Another Day Another Deal
Alright let's break this down. Lyft? Buying Free Now? First European play? Seems like someone finally decided to leave Kansas. For a measly 199 million. Peanuts. I probably drop more than that at a Sotheby's auction on a Tuesday. But hey everyone starts somewhere. Even Axe Capital had to start with a loan from my parents friends.

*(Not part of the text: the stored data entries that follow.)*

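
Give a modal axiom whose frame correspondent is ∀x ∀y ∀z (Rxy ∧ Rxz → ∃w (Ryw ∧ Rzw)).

◇□ψ → □◇ψ

A defining formula is ◇□ψ → □◇ψ (the .2 axiom).
Suppose ◇□ψ→□◇ψ is valid. Take Rxy, Rxz and set V(ψ)={w : Ryw}. Then □ψ at y so ◇□ψ at x, so □◇ψ at x, so ◇ψ at z, giving w with Rzw and Ryw.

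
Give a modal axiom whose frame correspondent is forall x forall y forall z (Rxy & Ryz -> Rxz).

□q → □□q

This is transitivity; the standard corresponding axiom is 4: □q → □□q.
Suppose □q→□□q is valid. Take Rxy, Ryz and set V(q)={w : Rxw}. Then □q at x, so □□q at x, so □q at y, so q at z, i.e. Rxz.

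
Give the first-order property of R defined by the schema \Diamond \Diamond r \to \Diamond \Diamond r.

\forall x \forall y (x R^2 y \to \exists w (y = w \wedge x R^2 w))

This is a Sahlqvist (Geach-type) schema ◇^2□^0r → □^0◇^2r.
First-order correspondent: \forall x \forall y (x R^2 y \to \exists w (y = w \wedge x R^2 w)).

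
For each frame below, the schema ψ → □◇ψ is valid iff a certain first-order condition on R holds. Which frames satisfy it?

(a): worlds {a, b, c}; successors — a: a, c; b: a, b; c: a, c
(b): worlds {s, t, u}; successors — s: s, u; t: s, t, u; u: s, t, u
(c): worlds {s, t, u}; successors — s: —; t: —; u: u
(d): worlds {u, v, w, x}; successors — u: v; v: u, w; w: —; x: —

(c)

This is the axiom for symmetry; its first-order frame correspondent is ∀x ∀y (Rxy → Ryx).
(a): fails — Rba but not Rab.
(b): fails — Rts but not Rst.
(c): ✓.
(d): fails — Rvw but not Rwv.
Valid on: (c).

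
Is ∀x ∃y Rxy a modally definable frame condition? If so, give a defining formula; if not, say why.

This is a Sahlqvist condition; the D axiom □q → ◇q defines it.

Definable; □q → ◇q defines it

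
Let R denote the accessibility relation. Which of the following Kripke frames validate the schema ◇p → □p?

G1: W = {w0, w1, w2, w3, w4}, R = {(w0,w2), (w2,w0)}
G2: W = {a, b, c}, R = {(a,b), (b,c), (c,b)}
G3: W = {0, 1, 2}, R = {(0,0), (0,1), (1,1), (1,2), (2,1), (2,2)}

G1, G2

Frame correspondent (Sahlqvist): ∀x ∀y ∀z (Rxy ∧ Rxz → y = z) — i.e. partial functionality.
G1: condition met.
G2: condition met.
G3: fails — 0 sees both 0 and 1.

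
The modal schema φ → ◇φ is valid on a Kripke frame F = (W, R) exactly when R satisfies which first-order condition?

This is frame-equivalent to □φ → φ (substitute ¬φ for φ and contrapose).
Suppose □φ→φ is valid. At any x set V(φ)={w : Rxw}. Then □φ holds at x, so φ holds at x, i.e. Rxx.

reflexivity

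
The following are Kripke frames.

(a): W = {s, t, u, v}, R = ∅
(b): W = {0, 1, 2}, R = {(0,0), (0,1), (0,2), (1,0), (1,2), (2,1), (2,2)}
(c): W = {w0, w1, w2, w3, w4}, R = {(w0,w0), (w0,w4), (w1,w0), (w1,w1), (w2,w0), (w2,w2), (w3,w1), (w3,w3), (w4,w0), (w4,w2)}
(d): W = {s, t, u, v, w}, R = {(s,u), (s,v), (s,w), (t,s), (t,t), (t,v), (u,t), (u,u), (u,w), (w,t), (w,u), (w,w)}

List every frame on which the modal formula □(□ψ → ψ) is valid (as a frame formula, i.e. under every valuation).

This is the axiom for shift-reflexivity; its first-order frame correspondent is ∀x ∀y (Rxy → Ryy).
(a): satisfies the condition.
(b): fails — R01 but not R11.
(c): fails — Rw0w4 but not Rw4w4.
(d): fails — Rtv but not Rvv.
Valid on: (a).

(a)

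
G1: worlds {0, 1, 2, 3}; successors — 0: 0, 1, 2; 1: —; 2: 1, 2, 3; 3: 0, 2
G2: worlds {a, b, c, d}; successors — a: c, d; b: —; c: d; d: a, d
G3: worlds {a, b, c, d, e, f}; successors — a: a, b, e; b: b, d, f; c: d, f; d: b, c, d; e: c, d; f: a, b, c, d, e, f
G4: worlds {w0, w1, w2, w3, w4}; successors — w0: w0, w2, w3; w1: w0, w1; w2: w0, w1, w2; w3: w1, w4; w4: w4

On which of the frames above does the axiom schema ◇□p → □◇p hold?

This is the axiom for convergence; its first-order frame correspondent is ∀x ∀y ∀z (Rxy ∧ Rxz → ∃w (Ryw ∧ Rzw)).
G1: fails — R00 and R01 but 0 and 1 have no common successor.
G2: ✓.
G3: fails — Rae and Raa but e and a have no common successor.
G4: fails — Rw0w0 and Rw0w3 but w0 and w3 have no common successor.
Valid on: G2.

G2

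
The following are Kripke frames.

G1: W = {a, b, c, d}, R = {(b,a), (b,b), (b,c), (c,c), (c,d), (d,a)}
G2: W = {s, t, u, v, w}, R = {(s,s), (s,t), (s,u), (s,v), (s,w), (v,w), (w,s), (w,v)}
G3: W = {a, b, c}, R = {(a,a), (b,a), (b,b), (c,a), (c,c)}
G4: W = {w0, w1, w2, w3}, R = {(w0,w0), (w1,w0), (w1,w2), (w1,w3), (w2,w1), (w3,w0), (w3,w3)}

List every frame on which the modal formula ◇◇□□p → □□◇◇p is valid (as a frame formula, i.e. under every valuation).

G3, G4

The schema corresponds to a generalized confluence (Geach) condition: ∀x ∀y ∀z ((xR²y ∧ xR²z) → ∃w (yR²w ∧ zR²w)).
G1: fails — bR²a, bR²a but no w with aR²w and aR²w.
G2: fails — sR²s, sR²t but no w* with sR²w* and tR²w*.
G3: condition met.
G4: condition met.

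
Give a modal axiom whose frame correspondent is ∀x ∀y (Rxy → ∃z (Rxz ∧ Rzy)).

□□ψ → □ψ

A defining formula is □□ψ → □ψ (the C4 axiom).
Suppose □□ψ→□ψ is valid. Take Rxy and set V(ψ)={w : xR²w}. Then □□ψ at x, so □ψ at x, so ψ at y, i.e. ∃z(Rxz∧Rzy).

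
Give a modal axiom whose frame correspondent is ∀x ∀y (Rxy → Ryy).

A defining formula is □(□q → q) (the T□ axiom).
Suppose □(□q→q) is valid. Take Rxy and set V(q)={w : Ryw}. Then at y, □q holds; since □(□q→q) at x, □q→q at y, so q at y, i.e. Ryy.

□(□q → q)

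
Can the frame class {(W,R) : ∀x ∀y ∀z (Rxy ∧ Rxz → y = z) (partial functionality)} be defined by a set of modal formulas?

This is a Sahlqvist condition; the CD axiom ◇r → □r defines it.
Suppose ◇r→□r is valid. Take Rxy, Rxz and set V(r)={y}. Then ◇r at x, so □r at x, so r at z, i.e. z=y.

Definable; ◇r → □r defines it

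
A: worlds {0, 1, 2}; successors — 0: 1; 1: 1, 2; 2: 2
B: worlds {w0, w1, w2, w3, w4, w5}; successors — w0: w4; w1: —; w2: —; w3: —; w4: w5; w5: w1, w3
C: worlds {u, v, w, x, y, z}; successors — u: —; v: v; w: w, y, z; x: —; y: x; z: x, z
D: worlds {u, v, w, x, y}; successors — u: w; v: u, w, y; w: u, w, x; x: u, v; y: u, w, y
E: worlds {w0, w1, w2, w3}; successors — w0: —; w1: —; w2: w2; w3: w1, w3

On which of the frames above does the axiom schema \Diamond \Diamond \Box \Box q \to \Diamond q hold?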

From Hamburg to Wall Street
Free Now huh? Owned by BMW and Mercedes. The Germans. Always efficient. Probably why they got bought. They're talking about 50 million users. Not bad. But in this game you either disrupt or get disrupted. And I always aim to disrupt. Like when I shorted that company into oblivion just because the CEO looked at me funny. You need that killer instinct that 'fuck you' money mindset.
Risher's Risky Business
Lyft CEO David Risher is talking about timing. 'Now is the time,' he says. Two years in finally getting his ducks in a row. Well Dave let me tell you something: Time waits for no one. Especially not in the market. You snooze you lose. Should've done this years ago. Uber's got a head start the size of Rhode Island. This isn't a sprint it's a goddamn marathon... with sharks.
Uber's Uber Problems
Speaking of Uber seems like they've been playing whack a mole with regulators in London. Safety concerns? Please. In this world you either adapt to the rules or you change the rules. And sometimes you just buy the whole damn game. Like that time I purchased the town's water supply to get my way.
European Mayhem Incoming
So Lyft versus Uber in Europe. Bolt's lurking. Gett's in the mix. Sounds like a goddamn cage fight. The kind I'd pay good money to see. And probably bet on. This ain't beanbag. This is about market share dominance and good old fashioned greed. My kind of party. Time to watch the bloodbath and see who comes out on top. Maybe I'll even take a position. Depends on the juice.
The Axe Takeaway
Bottom line? Lyft's finally decided to play with the big boys in Europe. It's late but not too late. This is where the real game starts. Remember folks: 'What's the point of having fuck you money if you can't say fuck you?' Let the games begin. And may the best hustler win.